Surface treatment of interior wood
Juniper House, Gotland, nominated for the Swedish Timber Prize 2008. Floor in white-oiled ash, walls and ceiling in white-painted cladding.
Choosing a paint type for interior painting
Interior wood is mainly given a surface treatment for decorative purposes. The type of paint to be used depends on the required end result in terms of look and function. Sometimes the substrate to be painted sets certain limitations.
The different paint types are categorised in the same way as exterior paints, according to their coating ability and the binder used.
For wooden surfaces in wet areas such as bathrooms and laundry rooms, the surface treatment also has a protective purpose. The same is true for the intermediate faces of coupled windows, which should be treated in the same way as exterior window frames.
To avoid knots turning yellow when painting new wood, it is recommended that the knots are treated with knot sealer or shellac before undercoating.

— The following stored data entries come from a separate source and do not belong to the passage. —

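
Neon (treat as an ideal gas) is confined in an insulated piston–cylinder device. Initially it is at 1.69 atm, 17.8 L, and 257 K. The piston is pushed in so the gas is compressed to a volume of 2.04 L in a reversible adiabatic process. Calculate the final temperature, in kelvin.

For a reversible adiabat TV^(γ−1) is constant, so T₂ = T₁ (V₁/V₂)^(γ−1).
γ = 5/3 for a monatomic ideal gas.
T₂ = 257 × (17.8/2.04)^(2/3) = 1089 K.

T₂ ≈ 1090 K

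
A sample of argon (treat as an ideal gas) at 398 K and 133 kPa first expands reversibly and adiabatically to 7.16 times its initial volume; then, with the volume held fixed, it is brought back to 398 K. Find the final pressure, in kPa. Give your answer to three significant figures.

For a monatomic ideal gas γ = 5/3.
Adiabatic step (PV^γ = const): P₂ = 133×(1/7.16)^(5/3) = 5 kPa; T₂ = 398×(1/7.16)^(2/3) = 107.1 K.
Isochoric: P₃ = P₂(T₃/T₂) = 5 × (398/107.1) = 18.58 kPa.

P₃ ≈ 18.6 kPa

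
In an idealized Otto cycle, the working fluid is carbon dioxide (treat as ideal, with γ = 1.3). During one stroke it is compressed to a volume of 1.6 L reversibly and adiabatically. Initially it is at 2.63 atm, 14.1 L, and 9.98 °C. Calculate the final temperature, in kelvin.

T₂ ≈ 544 K

Adiabatic: T₁V₁^(γ−1) = T₂V₂^(γ−1) ⇒ T₂ = T₁ (V₁/V₂)^(γ−1).
T₁ = 9.98 °C = 283.1 K.
T₂ = 283.1 × (14.1/1.6)^(0.3) = 543.9 K.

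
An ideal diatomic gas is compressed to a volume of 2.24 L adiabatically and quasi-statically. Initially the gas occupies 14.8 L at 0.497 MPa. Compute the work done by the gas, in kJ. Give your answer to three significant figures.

γ = 7/5 for a diatomic ideal gas.
P₂ = P₁(V₁/V₂)^γ = 0.497×(14.8/2.24)^(7/5) = 6.988 MPa.
For a reversible adiabat, W_by_gas = (P₁V₁ − P₂V₂)/(γ−1).
W_by = (497000×0.0148 − 6.988×10^6×0.00224) / (2/5) = -20750 J.

W ≈ -20.7 kJ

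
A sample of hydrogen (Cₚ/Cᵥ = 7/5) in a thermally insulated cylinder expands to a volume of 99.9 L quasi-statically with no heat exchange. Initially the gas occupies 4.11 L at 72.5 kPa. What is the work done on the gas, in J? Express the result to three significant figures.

W ≈ -537 J

P₂ = P₁(V₁/V₂)^γ = 72.5×(4.11/99.9)^(7/5) = 0.8324 kPa.
For a reversible adiabat, W_by_gas = (P₁V₁ − P₂V₂)/(γ−1).
W_by = (72500×0.00411 − 832.4×0.0999) / (2/5) = 537 J.
W_on_gas = −W_by = -537 J.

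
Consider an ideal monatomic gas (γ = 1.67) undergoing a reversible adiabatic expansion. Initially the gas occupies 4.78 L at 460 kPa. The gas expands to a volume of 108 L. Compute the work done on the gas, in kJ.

W ≈ -2.88 kJ

P₂ = P₁(V₁/V₂)^γ = 460×(4.78/108)^(1.67) = 2.521 kPa.
For a reversible adiabat, W_by_gas = (P₁V₁ − P₂V₂)/(γ−1).
W_by = (460000×0.00478 − 2521×0.108) / (0.67) = 2875 J.
W_on_gas = −W_by = -2875 J.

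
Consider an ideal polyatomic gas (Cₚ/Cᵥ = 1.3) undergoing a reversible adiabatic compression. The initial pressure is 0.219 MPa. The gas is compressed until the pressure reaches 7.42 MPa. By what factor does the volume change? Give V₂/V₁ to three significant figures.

From PV^γ = const, V₂/V₁ = (P₁/P₂)^(1/γ).
V₂/V₁ = (0.219/7.42)^(0.769) = 0.06654.

V₂/V₁ ≈ 0.0665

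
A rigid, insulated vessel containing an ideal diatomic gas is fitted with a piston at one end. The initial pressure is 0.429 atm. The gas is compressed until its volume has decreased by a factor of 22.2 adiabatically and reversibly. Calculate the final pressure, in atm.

P₂ ≈ 32.9 atm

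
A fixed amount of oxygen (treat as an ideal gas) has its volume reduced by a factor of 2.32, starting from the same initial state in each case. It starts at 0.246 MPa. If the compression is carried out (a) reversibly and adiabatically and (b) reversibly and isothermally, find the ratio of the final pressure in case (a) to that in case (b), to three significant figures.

For a diatomic ideal gas γ = 7/5.
Isothermal: P_b = P₁(V₁/V₂) = 0.246×2.32.
Adiabatic: P_a = P₁(V₁/V₂)^γ = 0.246×2.32^(7/5).
P_a/P_b = (V₁/V₂)^(γ−1) = 2.32^(2/5) = 1.4.

P_adiabatic / P_isothermal ≈ 1.40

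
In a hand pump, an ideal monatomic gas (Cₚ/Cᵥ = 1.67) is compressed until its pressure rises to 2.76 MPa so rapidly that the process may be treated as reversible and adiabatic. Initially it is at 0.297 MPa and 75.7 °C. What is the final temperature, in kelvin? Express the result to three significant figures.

Adiabatic: T₂/T₁ = (P₂/P₁)^((γ−1)/γ).
T₁ = 75.7 °C = 348.8 K.
T₂ = 348.8 × (2.76/0.297)^(0.401) = 853.2 K.

T₂ ≈ 853 K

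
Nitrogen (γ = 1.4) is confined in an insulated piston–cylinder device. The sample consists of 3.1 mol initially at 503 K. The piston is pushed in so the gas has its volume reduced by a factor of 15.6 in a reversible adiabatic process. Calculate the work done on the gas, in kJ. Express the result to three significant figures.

W ≈ 64.8 kJ

For a reversible adiabat TV^(γ−1) is constant, so T₂ = T₁ (V₁/V₂)^(γ−1).
T₂ = 503 × 15.6^(0.4) = 1509 K.
Q = 0, so ΔU = W_on_gas = nCᵥΔT with Cᵥ = R/(γ−1) = 20.79 J/(mol·K).
ΔU = 3.1 × 20.79 × (1509 − 503) = 64850 J.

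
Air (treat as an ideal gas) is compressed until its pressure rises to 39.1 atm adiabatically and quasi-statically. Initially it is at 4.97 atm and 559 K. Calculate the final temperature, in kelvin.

T₂ ≈ 1010 K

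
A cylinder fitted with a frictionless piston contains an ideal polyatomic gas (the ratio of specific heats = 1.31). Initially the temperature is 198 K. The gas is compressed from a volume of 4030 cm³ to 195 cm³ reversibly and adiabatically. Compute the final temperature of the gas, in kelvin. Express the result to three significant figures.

For a reversible adiabat TV^(γ−1) is constant, so T₂ = T₁ (V₁/V₂)^(γ−1).
T₂ = 198 × (4030/195)^(0.31) = 506.3 K.

T₂ ≈ 506 K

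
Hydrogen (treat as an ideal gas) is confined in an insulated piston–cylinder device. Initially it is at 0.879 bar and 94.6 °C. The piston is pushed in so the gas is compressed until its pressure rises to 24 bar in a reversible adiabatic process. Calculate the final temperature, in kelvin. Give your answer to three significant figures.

T₂ ≈ 946 K

Adiabatic: T₂/T₁ = (P₂/P₁)^((γ−1)/γ).
For a diatomic ideal gas γ = 7/5, so (γ−1)/γ = 2/7.
T₁ = 94.6 °C = 367.8 K.
T₂ = 367.8 × (24/0.879)^(2/7) = 946 K.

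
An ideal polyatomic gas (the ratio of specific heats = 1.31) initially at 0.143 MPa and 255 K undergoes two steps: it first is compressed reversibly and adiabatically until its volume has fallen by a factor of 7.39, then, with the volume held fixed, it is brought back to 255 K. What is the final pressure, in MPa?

Adiabatic step (PV^γ = const): P₂ = 0.143×7.39^(1.31) = 1.965 MPa; T₂ = 255×7.39^(0.31) = 474 K.
Isochoric: P₃ = P₂(T₃/T₂) = 1.965 × (255/474) = 1.057 MPa.

P₃ ≈ 1.06 MPa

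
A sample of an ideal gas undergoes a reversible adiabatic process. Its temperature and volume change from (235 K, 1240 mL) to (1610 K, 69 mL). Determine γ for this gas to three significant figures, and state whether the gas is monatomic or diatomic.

γ ≈ 1.67; monatomic

TV^(γ−1) = const ⇒ γ − 1 = ln(T₂/T₁) / ln(V₁/V₂).
γ = 1 + ln(1610/235) / ln(1240/69) = 1.666.
γ ≈ 1.67 is close to 5/3, so the gas is monatomic.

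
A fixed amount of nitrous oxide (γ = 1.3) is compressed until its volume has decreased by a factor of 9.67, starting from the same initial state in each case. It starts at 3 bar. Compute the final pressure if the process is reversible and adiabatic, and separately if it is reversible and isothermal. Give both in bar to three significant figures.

adiabatic: 57.3 bar; isothermal: 29.0 bar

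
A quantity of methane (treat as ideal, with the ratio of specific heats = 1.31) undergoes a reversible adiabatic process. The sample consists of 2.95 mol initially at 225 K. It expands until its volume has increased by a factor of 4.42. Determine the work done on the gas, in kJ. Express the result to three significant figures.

Adiabatic: T₁V₁^(γ−1) = T₂V₂^(γ−1) ⇒ T₂ = T₁ (V₁/V₂)^(γ−1).
T₂ = 225 × (1/4.42)^(0.31) = 141.9 K.
Q = 0, so ΔU = W_on_gas = nCᵥΔT with Cᵥ = R/(γ−1) = 26.82 J/(mol·K).
ΔU = 2.95 × 26.82 × (141.9 − 225) = -6572 J.

W ≈ -6.57 kJ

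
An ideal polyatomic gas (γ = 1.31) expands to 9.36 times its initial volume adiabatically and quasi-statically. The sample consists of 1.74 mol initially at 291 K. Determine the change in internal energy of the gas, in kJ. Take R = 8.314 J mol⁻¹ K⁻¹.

For a reversible adiabat TV^(γ−1) is constant, so T₂ = T₁ (V₁/V₂)^(γ−1).
T₂ = 291 × (1/9.36)^(0.31) = 145.5 K.
Q = 0, so ΔU = W_on_gas = nCᵥΔT with Cᵥ = R/(γ−1) = 26.82 J/(mol·K).
ΔU = 1.74 × 26.82 × (145.5 − 291) = -6791 J.

ΔU ≈ -6.79 kJ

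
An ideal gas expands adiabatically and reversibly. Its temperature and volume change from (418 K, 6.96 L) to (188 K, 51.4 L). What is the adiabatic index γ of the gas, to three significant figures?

γ ≈ 1.40

TV^(γ−1) = const ⇒ γ − 1 = ln(T₂/T₁) / ln(V₁/V₂).
γ = 1 + ln(188/418) / ln(6.96/51.4) = 1.4.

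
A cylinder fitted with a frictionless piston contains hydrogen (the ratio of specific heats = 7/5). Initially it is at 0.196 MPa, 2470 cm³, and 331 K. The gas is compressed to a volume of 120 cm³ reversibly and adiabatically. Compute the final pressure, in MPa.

Since PV^γ is constant along a reversible adiabat, P₂ = P₁ (V₁/V₂)^γ.
P₂ = 0.196 × (2470/120)^(7/5) = 13.53 MPa.

P₂ ≈ 13.5 MPa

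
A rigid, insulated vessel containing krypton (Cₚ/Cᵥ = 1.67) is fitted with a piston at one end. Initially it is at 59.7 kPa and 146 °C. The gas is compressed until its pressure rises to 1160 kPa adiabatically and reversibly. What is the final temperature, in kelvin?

Adiabatic: T₂/T₁ = (P₂/P₁)^((γ−1)/γ).
T₁ = 146 °C = 419.1 K.
T₂ = 419.1 × (1160/59.7)^(0.401) = 1378 K.

T₂ ≈ 1380 K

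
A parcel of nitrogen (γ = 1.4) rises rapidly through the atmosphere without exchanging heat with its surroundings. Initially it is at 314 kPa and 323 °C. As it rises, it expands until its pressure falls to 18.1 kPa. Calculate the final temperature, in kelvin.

T₂ ≈ 264 K

Adiabatic: T₂/T₁ = (P₂/P₁)^((γ−1)/γ).
T₁ = 323 °C = 596.1 K.
T₂ = 596.1 × (18.1/314)^(0.286) = 263.8 K.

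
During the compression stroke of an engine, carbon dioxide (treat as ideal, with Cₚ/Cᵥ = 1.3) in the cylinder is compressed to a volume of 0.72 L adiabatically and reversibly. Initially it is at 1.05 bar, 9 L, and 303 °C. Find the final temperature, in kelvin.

Adiabatic: T₁V₁^(γ−1) = T₂V₂^(γ−1) ⇒ T₂ = T₁ (V₁/V₂)^(γ−1).
T₁ = 303 °C = 576.1 K.
T₂ = 576.1 × (9/0.72)^(0.3) = 1229 K.

T₂ ≈ 1230 K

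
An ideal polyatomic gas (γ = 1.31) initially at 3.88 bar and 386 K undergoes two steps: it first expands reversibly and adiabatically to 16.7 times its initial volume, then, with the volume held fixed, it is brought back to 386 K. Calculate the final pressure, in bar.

Adiabatic step (PV^γ = const): P₂ = 3.88×(1/16.7)^(1.31) = 0.09707 bar; T₂ = 386×(1/16.7)^(0.31) = 161.3 K.
Isochoric: P₃ = P₂(T₃/T₂) = 0.09707 × (386/161.3) = 0.2323 bar.

P₃ ≈ 0.232 bar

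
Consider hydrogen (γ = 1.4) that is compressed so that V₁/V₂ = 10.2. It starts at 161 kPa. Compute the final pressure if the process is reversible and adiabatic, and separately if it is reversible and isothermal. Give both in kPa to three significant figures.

adiabatic: 4160 kPa; isothermal: 1640 kPa

Isothermal: P₂ = P₁(V₁/V₂) = 161×10.2 = 1642 kPa.
Adiabatic: P₂ = P₁(V₁/V₂)^γ = 161×10.2^(1.4) = 4158 kPa.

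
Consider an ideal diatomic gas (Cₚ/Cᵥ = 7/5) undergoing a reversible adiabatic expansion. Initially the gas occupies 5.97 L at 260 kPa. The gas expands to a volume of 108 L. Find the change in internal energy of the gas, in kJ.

ΔU ≈ -2.66 kJ

P₂ = P₁(V₁/V₂)^γ = 260×(5.97/108)^(7/5) = 4.514 kPa.
For a reversible adiabat, W_by_gas = (P₁V₁ − P₂V₂)/(γ−1).
W_by = (260000×0.00597 − 4514×0.108) / (2/5) = 2662 J.
Q = 0 ⇒ ΔU = −W_by = -2662 J.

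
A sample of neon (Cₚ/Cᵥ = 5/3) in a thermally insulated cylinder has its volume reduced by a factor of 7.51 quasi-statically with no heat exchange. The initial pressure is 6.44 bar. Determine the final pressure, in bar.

P₂ ≈ 185 bar

Since PV^γ is constant along a reversible adiabat, P₂ = P₁ (V₁/V₂)^γ.
P₂ = 6.44 × 7.51^(5/3) = 185.5 bar.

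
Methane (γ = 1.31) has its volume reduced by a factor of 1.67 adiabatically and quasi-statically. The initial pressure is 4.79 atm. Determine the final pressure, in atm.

Since PV^γ is constant along a reversible adiabat, P₂ = P₁ (V₁/V₂)^γ.
P₂ = 4.79 × 1.67^(1.31) = 9.378 atm.

P₂ ≈ 9.38 atm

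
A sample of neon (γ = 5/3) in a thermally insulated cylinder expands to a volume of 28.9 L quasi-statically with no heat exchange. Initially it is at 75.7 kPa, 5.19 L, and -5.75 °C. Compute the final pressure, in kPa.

Since PV^γ is constant along a reversible adiabat, P₂ = P₁ (V₁/V₂)^γ.
P₂ = 75.7 × (5.19/28.9)^(5/3) = 4.327 kPa.

P₂ ≈ 4.33 kPa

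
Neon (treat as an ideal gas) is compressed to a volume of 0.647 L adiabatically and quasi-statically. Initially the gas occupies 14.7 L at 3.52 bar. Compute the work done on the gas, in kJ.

W ≈ 54.5 kJ

γ = 5/3 for a monatomic ideal gas.
P₂ = P₁(V₁/V₂)^γ = 3.52×(14.7/0.647)^(5/3) = 641.6 bar.
For a reversible adiabat, W_by_gas = (P₁V₁ − P₂V₂)/(γ−1).
W_by = (352000×0.0147 − 6.416×10^7×0.000647) / (2/3) = -54500 J.
W_on_gas = −W_by = 54500 J.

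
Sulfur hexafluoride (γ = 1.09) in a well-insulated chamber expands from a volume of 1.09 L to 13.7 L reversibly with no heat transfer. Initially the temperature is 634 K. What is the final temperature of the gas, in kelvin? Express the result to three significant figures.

Adiabatic: T₁V₁^(γ−1) = T₂V₂^(γ−1) ⇒ T₂ = T₁ (V₁/V₂)^(γ−1).
T₂ = 634 × (1.09/13.7)^(0.09) = 504.8 K.

T₂ ≈ 505 K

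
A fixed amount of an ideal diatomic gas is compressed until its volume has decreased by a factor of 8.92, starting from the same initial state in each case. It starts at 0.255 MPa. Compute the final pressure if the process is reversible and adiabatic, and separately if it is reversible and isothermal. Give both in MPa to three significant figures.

adiabatic: 5.46 MPa; isothermal: 2.27 MPa

For a diatomic ideal gas γ = 7/5.
Isothermal: P₂ = P₁(V₁/V₂) = 0.255×8.92 = 2.275 MPa.
Adiabatic: P₂ = P₁(V₁/V₂)^γ = 0.255×8.92^(7/5) = 5.458 MPa.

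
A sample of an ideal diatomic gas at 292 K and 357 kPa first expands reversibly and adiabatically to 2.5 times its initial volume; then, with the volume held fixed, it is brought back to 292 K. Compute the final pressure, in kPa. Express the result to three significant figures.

P₃ ≈ 143 kPa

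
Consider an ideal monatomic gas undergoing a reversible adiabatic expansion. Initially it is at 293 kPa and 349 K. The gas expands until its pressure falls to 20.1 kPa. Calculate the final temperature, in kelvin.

Along an adiabat T P^((1−γ)/γ) is constant, so T₂ = T₁ (P₂/P₁)^((γ−1)/γ).
For a monatomic ideal gas γ = 5/3, so (γ−1)/γ = 2/5.
T₂ = 349 × (20.1/293)^(2/5) = 119.5 K.

T₂ ≈ 119 K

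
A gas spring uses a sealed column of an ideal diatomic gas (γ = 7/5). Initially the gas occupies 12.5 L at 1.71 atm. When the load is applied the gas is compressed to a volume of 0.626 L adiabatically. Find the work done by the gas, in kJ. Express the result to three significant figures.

W ≈ -12.5 kJ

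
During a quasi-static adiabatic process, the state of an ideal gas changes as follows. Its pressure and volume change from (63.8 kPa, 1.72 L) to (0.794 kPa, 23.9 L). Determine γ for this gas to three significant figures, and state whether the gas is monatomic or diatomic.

PV^γ = const ⇒ γ = ln(P₂/P₁) / ln(V₁/V₂).
γ = ln(0.794/63.8) / ln(1.72/23.9) = 1.667.
γ ≈ 1.67 is close to 5/3, so the gas is monatomic.

γ ≈ 1.67; monatomic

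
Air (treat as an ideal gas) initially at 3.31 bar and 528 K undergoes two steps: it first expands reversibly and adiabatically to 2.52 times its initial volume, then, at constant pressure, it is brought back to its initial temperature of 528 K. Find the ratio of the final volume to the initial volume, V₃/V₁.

For a diatomic ideal gas γ = 7/5.
Adiabatic step: V₂/V₁ = 2.52; T₂ = T₁·(1/2.52)^(2/5) = 364.8 K.
Isobaric step: V₃/V₂ = T₃/T₂ = 528/364.8.
V₃/V₁ = (V₂/V₁)(V₃/V₂) = 2.52 × (528/364.8) = 3.647.

V₃/V₁ ≈ 3.65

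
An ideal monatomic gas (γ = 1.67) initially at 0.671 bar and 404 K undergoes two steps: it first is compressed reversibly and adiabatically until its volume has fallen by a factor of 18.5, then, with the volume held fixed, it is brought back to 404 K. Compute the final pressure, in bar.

P₃ ≈ 12.4 bar

Adiabatic step (PV^γ = const): P₂ = 0.671×18.5^(1.67) = 87.68 bar; T₂ = 404×18.5^(0.67) = 2854 K.
Isochoric: P₃ = P₂(T₃/T₂) = 87.68 × (404/2854) = 12.41 bar.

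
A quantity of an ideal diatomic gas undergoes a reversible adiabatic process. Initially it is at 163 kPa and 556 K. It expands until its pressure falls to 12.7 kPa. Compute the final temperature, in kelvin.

Adiabatic: T₂/T₁ = (P₂/P₁)^((γ−1)/γ).
For a diatomic ideal gas γ = 7/5, so (γ−1)/γ = 2/7.
T₂ = 556 × (12.7/163)^(2/7) = 268.2 K.

T₂ ≈ 268 K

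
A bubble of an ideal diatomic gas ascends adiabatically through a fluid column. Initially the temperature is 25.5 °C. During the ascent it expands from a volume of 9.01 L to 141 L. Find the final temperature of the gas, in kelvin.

T₂ ≈ 99.4 K

Adiabatic: T₁V₁^(γ−1) = T₂V₂^(γ−1) ⇒ T₂ = T₁ (V₁/V₂)^(γ−1).
For a diatomic ideal gas γ = 7/5, so γ−1 = 2/5.
T₁ = 25.5 °C = 298.6 K.
T₂ = 298.6 × (9.01/141)^(2/5) = 99.4 K.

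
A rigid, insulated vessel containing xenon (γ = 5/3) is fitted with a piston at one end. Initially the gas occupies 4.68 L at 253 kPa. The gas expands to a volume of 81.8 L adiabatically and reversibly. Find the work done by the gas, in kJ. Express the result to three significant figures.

P₂ = P₁(V₁/V₂)^γ = 253×(4.68/81.8)^(5/3) = 2.149 kPa.
For a reversible adiabat, W_by_gas = (P₁V₁ − P₂V₂)/(γ−1).
W_by = (253000×0.00468 − 2149×0.0818) / (2/3) = 1512 J.

W ≈ 1.51 kJ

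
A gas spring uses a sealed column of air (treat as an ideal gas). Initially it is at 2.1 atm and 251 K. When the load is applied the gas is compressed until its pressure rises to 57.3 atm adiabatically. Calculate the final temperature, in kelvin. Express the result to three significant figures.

T₂ ≈ 646 K

Along an adiabat T P^((1−γ)/γ) is constant, so T₂ = T₁ (P₂/P₁)^((γ−1)/γ).
For a diatomic ideal gas γ = 7/5, so (γ−1)/γ = 2/7.
T₂ = 251 × (57.3/2.1)^(2/7) = 645.6 K.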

Careful cleaning is needed before repainting to produce a good finish. The surface to be painted should always be scraped back to a fully sound substrate and cleaned with sugar soap.
New and existing surfaces should always be sanded beforehand and in between coats.
Interior surface treatment of wood should be maintained when use wears down the coating and the decorative and protective properties decline. Surfaces such as windowsills and counter tops, where items are placed, will wear more quickly, and surfaces that are exposed to moisture also require more frequent maintenance.
With oiled and stained surfaces, sunlight will cause colour variations between exposed areas and areas hidden by pictures, carpets and tables, for example.
The most common reason for repainting is that we tire of the current look or are influenced by new trends.